FWIW; if the pings and traceroute are from the vpn-firewall, you may need to source then to use the VPN ipsec-tunnel

use the following;

execute ping-options source

the pings are probably going out the public interface of the WAN and not over the ipsec-path. If you used a ipsec-tunnel interface ( phase1-interface ) than you can dump on the tunnelname in your diagnostic sniffer packet <insert tunnel name> "icmp"

To double check. I hope this helps

Ken

PCNSE

NSE

StrongSwan

waaalex · ‎07-24-2015

emnoc wrote:
FWIW; if the pings and traceroute are from the vpn-firewall, you may need to source then to use the VPN ipsec-tunnel
use the following;
execute ping-options source
the pings are probably going out the public interface of the WAN and not over the ipsec-path. If you used a ipsec-tunnel interface ( phase1-interface ) than you can dump on the tunnelname in your diagnostic sniffer packet <insert tunnel name> "icmp"
To double check. I hope this helps
Ken

Hello,

Command execute ping-options source made nothing.

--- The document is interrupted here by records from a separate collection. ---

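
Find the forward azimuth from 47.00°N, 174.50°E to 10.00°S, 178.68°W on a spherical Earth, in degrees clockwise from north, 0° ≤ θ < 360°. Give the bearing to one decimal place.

Δλ = -178.68 − 174.50 = -353.18°; wrapped into (−180°, 180°]: 6.82°.
θ = atan2( sin Δλ · cos φ₂ , cos φ₁ · sin φ₂ − sin φ₁ · cos φ₂ · cos Δλ )
  = atan2(0.11695, -0.83357) = 172.014° → normalised to [0°, 360°): 172.014°.

172.0°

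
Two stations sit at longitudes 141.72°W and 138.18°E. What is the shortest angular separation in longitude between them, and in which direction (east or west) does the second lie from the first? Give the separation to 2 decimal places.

Raw difference: 138.18 − -141.72 = 279.9°.
Normalise into (−180°, 180°]: 279.9° − 360° = -80.1°.
Negative ⇒ the second point lies to the west; separation 80.10°.

80.10° west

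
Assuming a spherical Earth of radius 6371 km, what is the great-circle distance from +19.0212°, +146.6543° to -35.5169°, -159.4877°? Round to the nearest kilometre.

8302 km

Δλ = -159.4877 − 146.6543 = -306.1420°; wrapped into (−180°, 180°]: 53.8580°.
Δφ = -35.5169 − 19.0212 = -54.5381°.
a = sin²(Δφ/2) + cos φ₁ · cos φ₂ · sin²(Δλ/2) = 0.367748.
c = 2·atan2(√a, √(1−a)) = 1.30311 rad → d = 6371·c ≈ 8302.10 km.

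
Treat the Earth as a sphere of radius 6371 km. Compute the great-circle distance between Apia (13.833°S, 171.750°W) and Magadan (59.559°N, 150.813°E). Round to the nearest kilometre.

8825 km

Δλ = 150.813 − -171.750 = 322.563°; wrapped into (−180°, 180°]: -37.437°.
Δφ = 59.559 − -13.833 = 73.392°.
a = sin²(Δφ/2) + cos φ₁ · cos φ₂ · sin²(Δλ/2) = 0.407755.
c = 2·atan2(√a, √(1−a)) = 1.38524 rad → d = 6371·c ≈ 8825.38 km.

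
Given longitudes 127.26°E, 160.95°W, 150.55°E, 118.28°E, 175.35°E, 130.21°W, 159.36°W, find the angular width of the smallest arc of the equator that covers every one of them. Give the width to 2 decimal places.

Sort the longitudes: -160.95°, -159.36°, -130.21°, +118.28°, +127.26°, +150.55°, +175.35°.
Eastward gaps between consecutive values (wrapping around): 1.59°, 29.15°, 248.49°, 8.98°, 23.29°, 24.80°, 23.70°.
Largest gap = 248.49° ⇒ minimal covering band is its complement: 360° − 248.49° = 111.51°.
Band runs from +118.28° eastward to -130.21°, crossing the antimeridian.

111.51°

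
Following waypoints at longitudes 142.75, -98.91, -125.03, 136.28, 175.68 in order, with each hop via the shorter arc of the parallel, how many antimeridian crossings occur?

Leg 1: +142.75° → -98.91°, shortest Δλ = 118.34° (east) — crosses 180°.
Leg 2: -98.91° → -125.03°, shortest Δλ = -26.12° (west) — does not cross 180°.
Leg 3: -125.03° → +136.28°, shortest Δλ = -98.69° (west) — crosses 180°.
Leg 4: +136.28° → +175.68°, shortest Δλ = 39.4° (east) — does not cross 180°.
Total crossings: 2.

2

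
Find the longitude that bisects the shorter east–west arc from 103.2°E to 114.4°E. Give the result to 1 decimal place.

108.8°E

Signed shortest Δλ from +103.2° to +114.4° is +11.2°.
Midpoint longitude = +103.2° + (+11.2°)/2 = +103.2° + 5.6° = +108.8°.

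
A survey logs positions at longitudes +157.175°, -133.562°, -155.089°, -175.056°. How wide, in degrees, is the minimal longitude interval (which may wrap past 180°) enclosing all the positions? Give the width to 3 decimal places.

69.263°

Sort the longitudes: -175.056°, -155.089°, -133.562°, +157.175°.
Eastward gaps between consecutive values (wrapping around): 19.967°, 21.527°, 290.737°, 27.769°.
Largest gap = 290.737° ⇒ minimal covering band is its complement: 360° − 290.737° = 69.263°.
Band runs from +157.175° eastward to -133.562°, crossing the antimeridian.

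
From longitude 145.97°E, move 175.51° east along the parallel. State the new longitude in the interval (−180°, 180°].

38.52°W

Start at +145.97°; shift +175.51° → +321.48°.
+321.48° lies outside (−180°, 180°]; subtract 360° → -38.52°.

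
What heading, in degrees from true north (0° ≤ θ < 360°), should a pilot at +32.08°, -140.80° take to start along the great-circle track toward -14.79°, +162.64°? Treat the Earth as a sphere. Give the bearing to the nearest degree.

238°

Δλ = 162.64 − -140.80 = 303.44°; wrapped into (−180°, 180°]: -56.56°.
θ = atan2( sin Δλ · cos φ₂ , cos φ₁ · sin φ₂ − sin φ₁ · cos φ₂ · cos Δλ )
  = atan2(-0.80682, -0.49927) = -121.750° → normalised to [0°, 360°): 238.250°.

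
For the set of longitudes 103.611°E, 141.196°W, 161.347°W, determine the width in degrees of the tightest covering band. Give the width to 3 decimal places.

Sort the longitudes: -161.347°, -141.196°, +103.611°.
Eastward gaps between consecutive values (wrapping around): 20.151°, 244.807°, 95.042°.
Largest gap = 244.807° ⇒ minimal covering band is its complement: 360° − 244.807° = 115.193°.
Band runs from +103.611° eastward to -141.196°, crossing the antimeridian.

115.193°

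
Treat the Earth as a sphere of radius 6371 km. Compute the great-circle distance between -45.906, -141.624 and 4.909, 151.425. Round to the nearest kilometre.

Δλ = 151.425 − -141.624 = 293.049°; wrapped into (−180°, 180°]: -66.951°.
Δφ = 4.909 − -45.906 = 50.815°.
a = sin²(Δφ/2) + cos φ₁ · cos φ₂ · sin²(Δλ/2) = 0.395012.
c = 2·atan2(√a, √(1−a)) = 1.35925 rad → d = 6371·c ≈ 8659.76 km.

8660 km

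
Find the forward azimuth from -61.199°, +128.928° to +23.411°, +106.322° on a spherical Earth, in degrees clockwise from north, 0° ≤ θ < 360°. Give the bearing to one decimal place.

Δλ = 106.322 − 128.928 = -22.606°.
θ = atan2( sin Δλ · cos φ₂ , cos φ₁ · sin φ₂ − sin φ₁ · cos φ₂ · cos Δλ )
  = atan2(-0.35275, 0.93379) = -20.694° → normalised to [0°, 360°): 339.306°.

339.3°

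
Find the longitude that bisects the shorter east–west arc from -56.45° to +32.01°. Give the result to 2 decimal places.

-12.22°

Signed shortest Δλ from -56.45° to +32.01° is +88.46°.
Midpoint longitude = -56.45° + (+88.46°)/2 = -56.45° + 44.23° = -12.22°.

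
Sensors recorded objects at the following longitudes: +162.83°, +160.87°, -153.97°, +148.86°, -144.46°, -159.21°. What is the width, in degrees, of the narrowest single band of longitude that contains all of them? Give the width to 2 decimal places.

Sort the longitudes: -159.21°, -153.97°, -144.46°, +148.86°, +160.87°, +162.83°.
Eastward gaps between consecutive values (wrapping around): 5.24°, 9.51°, 293.32°, 12.01°, 1.96°, 37.96°.
Largest gap = 293.32° ⇒ minimal covering band is its complement: 360° − 293.32° = 66.68°.
Band runs from +148.86° eastward to -144.46°, crossing the antimeridian.

66.68°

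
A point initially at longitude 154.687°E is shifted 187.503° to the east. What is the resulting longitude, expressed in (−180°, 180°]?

17.810°W

Start at +154.687°; shift +187.503° → +342.190°.
+342.190° lies outside (−180°, 180°]; subtract 360° → -17.810°.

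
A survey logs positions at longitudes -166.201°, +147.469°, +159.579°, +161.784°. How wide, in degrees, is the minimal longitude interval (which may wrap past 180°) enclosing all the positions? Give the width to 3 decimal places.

46.330°

Sort the longitudes: -166.201°, +147.469°, +159.579°, +161.784°.
Eastward gaps between consecutive values (wrapping around): 313.670°, 12.110°, 2.205°, 32.015°.
Largest gap = 313.670° ⇒ minimal covering band is its complement: 360° − 313.670° = 46.330°.
Band runs from +147.469° eastward to -166.201°, crossing the antimeridian.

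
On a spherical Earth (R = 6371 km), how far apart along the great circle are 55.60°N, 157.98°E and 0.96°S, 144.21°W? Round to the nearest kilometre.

8152 km

Δλ = -144.21 − 157.98 = -302.19°; wrapped into (−180°, 180°]: 57.81°.
Δφ = -0.96 − 55.60 = -56.56°.
a = sin²(Δφ/2) + cos φ₁ · cos φ₂ · sin²(Δλ/2) = 0.356446.
c = 2·atan2(√a, √(1−a)) = 1.27959 rad → d = 6371·c ≈ 8152.27 km.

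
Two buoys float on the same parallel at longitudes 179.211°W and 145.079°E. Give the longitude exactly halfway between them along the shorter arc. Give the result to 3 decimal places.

Signed shortest Δλ from -179.211° to +145.079° is -35.710°.
Midpoint longitude = -179.211° + (-35.710°)/2 = -179.211° − 17.855° = -197.066°.
Normalise into (−180°, 180°]: +162.934°.
(The naïve average (-179.211 + +145.079)/2 = -17.066° is on the wrong side of the globe.)

162.934°E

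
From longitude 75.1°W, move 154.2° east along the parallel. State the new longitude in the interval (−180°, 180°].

Start at -75.1°; shift +154.2° → +79.1°.
+79.1° already lies in (−180°, 180°].

79.1°E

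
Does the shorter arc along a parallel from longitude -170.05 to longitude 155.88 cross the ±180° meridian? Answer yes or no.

Naïve |155.88 − -170.05| = 325.93° > 180°, so the shorter arc goes the other way round — across 180°.
Signed shortest Δλ = ((155.88 − -170.05 + 180) mod 360) − 180 = -34.07°.
Going west by 34.07° from -170.05° passes through 180° before reaching +155.88°.

Yes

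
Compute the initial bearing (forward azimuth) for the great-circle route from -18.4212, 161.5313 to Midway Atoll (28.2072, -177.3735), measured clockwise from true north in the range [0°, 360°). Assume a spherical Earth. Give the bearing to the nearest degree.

Δλ = -177.3735 − 161.5313 = -338.9048°; wrapped into (−180°, 180°]: 21.0952°.
θ = atan2( sin Δλ · cos φ₂ , cos φ₁ · sin φ₂ − sin φ₁ · cos φ₂ · cos Δλ )
  = atan2(0.31718, 0.70825) = 24.124° → normalised to [0°, 360°): 24.124°.

24°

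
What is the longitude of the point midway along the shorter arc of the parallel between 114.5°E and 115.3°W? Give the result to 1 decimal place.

179.6°E

Signed shortest Δλ from +114.5° to -115.3° is +130.2°.
Midpoint longitude = +114.5° + (+130.2°)/2 = +114.5° + 65.1° = +179.6°.
(The naïve average (+114.5 + -115.3)/2 = -0.4° is on the wrong side of the globe.)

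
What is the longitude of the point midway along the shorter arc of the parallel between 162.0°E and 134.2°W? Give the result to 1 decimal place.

Signed shortest Δλ from +162.0° to -134.2° is +63.8°.
Midpoint longitude = +162.0° + (+63.8°)/2 = +162.0° + 31.9° = +193.9°.
Normalise into (−180°, 180°]: -166.1°.
(The naïve average (+162.0 + -134.2)/2 = 13.9° is on the wrong side of the globe.)

166.1°W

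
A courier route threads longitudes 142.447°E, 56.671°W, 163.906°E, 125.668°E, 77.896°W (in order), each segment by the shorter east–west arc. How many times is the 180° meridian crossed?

3

Leg 1: +142.447° → -56.671°, shortest Δλ = 160.882° (east) — crosses 180°.
Leg 2: -56.671° → +163.906°, shortest Δλ = -139.423° (west) — crosses 180°.
Leg 3: +163.906° → +125.668°, shortest Δλ = -38.238° (west) — does not cross 180°.
Leg 4: +125.668° → -77.896°, shortest Δλ = 156.436° (east) — crosses 180°.
Total crossings: 3.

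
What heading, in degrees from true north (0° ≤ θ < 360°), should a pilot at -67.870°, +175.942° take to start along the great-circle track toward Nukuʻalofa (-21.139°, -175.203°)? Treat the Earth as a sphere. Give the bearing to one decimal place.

11.3°

Δλ = -175.203 − 175.942 = -351.145°; wrapped into (−180°, 180°]: 8.855°.
θ = atan2( sin Δλ · cos φ₂ , cos φ₁ · sin φ₂ − sin φ₁ · cos φ₂ · cos Δλ )
  = atan2(0.14358, 0.71785) = 11.310° → normalised to [0°, 360°): 11.310°.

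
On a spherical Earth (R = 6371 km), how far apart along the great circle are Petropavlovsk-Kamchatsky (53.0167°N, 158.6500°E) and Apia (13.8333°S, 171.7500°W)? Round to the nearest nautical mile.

Δλ = -171.7500 − 158.6500 = -330.4000°; wrapped into (−180°, 180°]: 29.6000°.
Δφ = -13.8333 − 53.0167 = -66.8500°.
a = sin²(Δφ/2) + cos φ₁ · cos φ₂ · sin²(Δλ/2) = 0.341546.
c = 2·atan2(√a, √(1−a)) = 1.24833 rad → d = 6371·c ≈ 7953.11 km ≈ 4294.33 nmi.

4294 nmi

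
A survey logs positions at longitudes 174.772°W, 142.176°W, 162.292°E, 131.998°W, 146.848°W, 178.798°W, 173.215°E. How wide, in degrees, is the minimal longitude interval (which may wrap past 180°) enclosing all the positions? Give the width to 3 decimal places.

Sort the longitudes: -178.798°, -174.772°, -146.848°, -142.176°, -131.998°, +162.292°, +173.215°.
Eastward gaps between consecutive values (wrapping around): 4.026°, 27.924°, 4.672°, 10.178°, 294.290°, 10.923°, 7.987°.
Largest gap = 294.290° ⇒ minimal covering band is its complement: 360° − 294.290° = 65.710°.
Band runs from +162.292° eastward to -131.998°, crossing the antimeridian.

65.710°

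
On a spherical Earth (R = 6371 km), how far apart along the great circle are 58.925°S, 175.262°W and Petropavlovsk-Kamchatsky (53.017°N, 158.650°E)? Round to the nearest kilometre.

12666 km

Δλ = 158.650 − -175.262 = 333.912°; wrapped into (−180°, 180°]: -26.088°.
Δφ = 53.017 − -58.925 = 111.942°.
a = sin²(Δφ/2) + cos φ₁ · cos φ₂ · sin²(Δλ/2) = 0.702651.
c = 2·atan2(√a, √(1−a)) = 1.98811 rad → d = 6371·c ≈ 12666.22 km.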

i already have executed sniffer packet. From source, i can see icmp request. On the remote nothing.

And yes, when i do a tracert to see where ping is going, it does not pass through vpn.. and RDP is ok.. It's very strange.

Note that i can ping machines on antoher network via the same VPN. I don't know if the problem comes from policy or from vpn.